English musician (born 1991)

Declan John Galbraith (born 19 December 1991) is a British singer and songwriter. He became known in 2002 with the release of the single "Tell Me Why", which peaked at number 29 on the UK Singles Chart and helped break the Guinness World Record for the world's largest simultaneous sing-along. Galbraith later found success in Europe and China, where his music was used in schools to support English language learning. Since 2017, he has released music independently under the stage name Child of Mind.

== Early life ==

Declan Galbraith was born on 19 December 1991 in Hoo St Werburgh, Kent, England, to parents Alec and Siobhan. His grandfather, to whom his first album was later dedicated, died in 1996 while performing on stage. Galbraith's first performance occurred at his grandmother's 60th birthday party, where he sang the traditional song, "Tell Me Ma". He was discovered by songwriter Barry Mason, who introduced him to publicist Max Clifford. Galbraith subsequently signed a three-album deal with EMI Records, reportedly worth £1 million.

==Musical career==

Galbraith's first professional recording was a rendition of "Walking in the Air", released on a Christmas compilation album. In 2002, at the age of ten, he released his self-titled debut album, Declan, which included a mix of traditional songs - "Danny Boy" and "Amazing Grace" - covers of contemporary tracks "Angels" and "Imagine", along with original material.

His debut single, "Tell Me Why", reached number 29 on the UK Singles Chart and gained attention for both its message of peace and the large-scale sing-along campaign it inspired. During the 2002 Young Voices tour, Galbraith performed in Belfast alongside 4,000 children. The event connected with 100,000 children across the UK, setting the Guinness World Record for the largest simultaneous sing-along.

Galbraith performed at a concert headlined by Elton John at Hull Football Stadium and carried the Jubilee flame into St. Paul's Cathedral with Atomic Kitten, singing "Amazing Grace" for 1,500 attendees. He signed a deal with Saban Music Group and later a contract with Starwatch Music, a label under ProSiebenSat.1 Media in Germany, distributed by Warner Music.

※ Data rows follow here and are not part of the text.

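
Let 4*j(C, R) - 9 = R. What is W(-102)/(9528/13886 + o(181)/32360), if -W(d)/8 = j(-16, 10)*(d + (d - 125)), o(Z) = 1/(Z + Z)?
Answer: 145259887435360/7972432489 ≈ 18220.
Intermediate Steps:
j(C, R) = 9/4 + R/4
o(Z) = 1/(2*Z)
W(d) = 4750 - 76*d (W(d) = -8*(9/4 + (¼)*10)*(d + (d - 125)) = -8*(9/4 + 5/2)*(d + (-125 + d)) = -38*(-125 + 2*d) = -8*(-2375/4 + 19*d/2) = 4750 - 76*d)
W(-102)/(9528/13886 + o(181)/32360) = (4750 - 76*(-102))/(9528/13886 + ((½)/181)/32360) = (4750 + 7752)/(9528*(1/13886) + ((½)*(1/181))*(1/32360)) = 12502/(4764/6943 + (1/362)*(1/32360)) = 12502/(4764/6943 + 1/11714320) = 12502/(55807027423/81332523760) = 12502*(81332523760/55807027423) = 145259887435360/7972432489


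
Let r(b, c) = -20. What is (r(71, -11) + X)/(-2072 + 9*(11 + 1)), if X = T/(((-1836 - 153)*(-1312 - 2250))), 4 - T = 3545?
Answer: 141699901/13914582552 ≈ 0.010184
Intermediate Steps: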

In December 2006, Galbraith released his second studio album, Thank You, produced by German hitmaker Ully Jonas.

A third studio album, You and Me, followed in November 2007, again released under Starwatch Entertainment. The album featured covers of "Nothing Else Matters" by Metallica, "The Living Years" by Mike + The Mechanics, and "Ruby Tuesday" by the Rolling Stones.

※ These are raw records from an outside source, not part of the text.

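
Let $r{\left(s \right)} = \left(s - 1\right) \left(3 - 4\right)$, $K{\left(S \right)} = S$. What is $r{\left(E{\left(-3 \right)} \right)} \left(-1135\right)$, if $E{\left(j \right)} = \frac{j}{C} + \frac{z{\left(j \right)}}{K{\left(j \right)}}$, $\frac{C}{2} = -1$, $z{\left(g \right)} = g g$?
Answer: $- \frac{5675}{2} \approx -2837.5$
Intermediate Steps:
$z{\left(g \right)} = g^{2}$
$C = -2$ ($C = 2 \left(-1\right) = -2$)
$E{\left(j \right)} = \frac{j}{2}$ ($E{\left(j \right)} = \frac{j}{-2} + \frac{j^{2}}{j} = j \left(- \frac{1}{2}\right) + j = - \frac{j}{2} + j = \frac{j}{2}$)
$r{\left(s \right)} = 1 - s$ ($r{\left(s \right)} = \left(-1 + s\right) \left(-1\right) = 1 - s$)
$r{\left(E{\left(-3 \right)} \right)} \left(-1135\right) = \left(1 - \frac{1}{2} \left(-3\right)\right) \left(-1135\right) = \left(1 - - \frac{3}{2}\right) \left(-1135\right) = \left(1 + \frac{3}{2}\right) \left(-1135\right) = \frac{5}{2} \left(-1135\right) = - \frac{5675}{2}$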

In 2017, Galbraith rebranded as Child of Mind, an artistic project centered on self-written, independently released music.

==Discography==
===Albums===
As Declan Galbraith
- Declan (2003) UK #44
- Thank You (2006) GER # 5
- You and Me (2007) GER # 33
As Child of Mind

- Live in Shenzhen 2017 (2017)
- From Castle Röhrsdorf (2018)

===Singles===
- "Tell Me Why" (2002) UK #29
- "Love of My Life" (2007) GER # 55
- "Ego You" (2007)

==Influence==
In 2007, singer-songwriter Troye Sivan's first YouTube video was an a cappella cover of Galbraith's "Tell Me Why". The caption read: “This is a GREAT song and I know it means a heck of a lot to me as I’m sure it does to a lot of you as well.”